Капитоныч взмахнул бубном, дудочка подскочила к губам.
– …Когда зашел последний ассистент, сталкеры растеклись по земле и слились с ней, формируя радужную сеть и постепенно всплывая двухметровым бассейном. Встав ногами в Воду, откроем чакры для течения Пространства и Времени. Мы открыты, как наши пятки! Все похлопали ладошками по поверхности… ну, ну, быстрей! Смена форм в передвижении; яйцевидный овал, капля, змея, Уроборос…
Он бросил на голову Мими нечто, извлеченное из-под своего необъятного пончо. Майбах, вяло похлопывая в ладони, с ужасом увидел, что это искусно выполненная копия змейки, с рубиновыми глазками. В тот же момент маг подхватил одну из свечей и начал беспощадно накапывать горячий воск на ступни Мими и герцогини, но ни та, ни другая, судя по их полной неподвижности, даже не обожглась. Затем Капитоныч парой движений обкапал воском свою макушку и воскликнул:
– Реакция первых встречных – эвристическая модель стратегических действий!

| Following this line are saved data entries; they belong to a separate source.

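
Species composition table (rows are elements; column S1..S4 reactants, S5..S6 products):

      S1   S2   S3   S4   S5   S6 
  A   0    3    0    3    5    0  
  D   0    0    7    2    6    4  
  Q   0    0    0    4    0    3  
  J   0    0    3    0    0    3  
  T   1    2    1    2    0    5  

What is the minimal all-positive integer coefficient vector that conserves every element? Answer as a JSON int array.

Coefficients: [6, 2, 4, 3, 3, 4]

A: 6·0+2·3+4·0+3·3 = 15 | 3·5+4·0 = 15
D: 6·0+2·0+4·7+3·2 = 34 | 3·6+4·4 = 34
Q: 6·0+2·0+4·0+3·4 = 12 | 3·0+4·3 = 12
J: 6·0+2·0+4·3+3·0 = 12 | 3·0+4·3 = 12
T: 6·1+2·2+4·1+3·2 = 20 | 3·0+4·5 = 20
gcd(6,2,4,3,3,4) = 1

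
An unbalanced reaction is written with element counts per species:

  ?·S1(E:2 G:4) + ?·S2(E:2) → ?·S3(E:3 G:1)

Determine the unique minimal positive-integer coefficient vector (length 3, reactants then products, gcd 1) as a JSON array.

Coefficients: [1, 5, 4]

E: 1·2+5·2 = 12 | 4·3 = 12
G: 1·4+5·0 = 4 | 4·1 = 4
gcd(1,5,4) = 1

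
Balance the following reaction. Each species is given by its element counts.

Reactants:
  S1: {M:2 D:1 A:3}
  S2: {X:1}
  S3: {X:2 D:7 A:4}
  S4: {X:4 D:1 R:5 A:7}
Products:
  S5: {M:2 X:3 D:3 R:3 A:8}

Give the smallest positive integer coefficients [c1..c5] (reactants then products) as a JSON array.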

Он принялся дудеть в дудочку, потряхивая своим бубном. К темным высоким потолкам собора Сазорк поплыла тягучая мелодия, которой в Индии заклинают змей, прерываемая серебряным звоном колокольчиков на бубне и одежде Капитоныча.
– Вас подвергнут анафеме! – прошептал издатель на ухо полковнику. – Вы с ума сошли… с вашим архиепископом!
– Тс-с! – шикнул на него Заратустров.
Они в полном молчании стояли, наблюдая за процессом. От лица стоявшей на граните женщины отлила кровь. Майбах заметил, как на ее ступне лихорадочно бьется фиолетовая жилка. И внезапно с изумлением он сообразил, что эти покрытые равномерным загаром ступни отделились от пола на несколько миллиметров и плавают… в воздухе! Майбах испуганно моргнул. Но тут фигуру леди Сары перекрыл Капитоныч, пятки которого выбивали чечетку. Он кружился на одном месте, а негритянка тем временем раскачивалась… Все это продолжалось минуты три, и потом в тишине раздался хриплый вздох-всхлип женщины, послышался гулкий удар – то ли о пол, то ли из-под него – и Капитоныч шумно задул первую свечу.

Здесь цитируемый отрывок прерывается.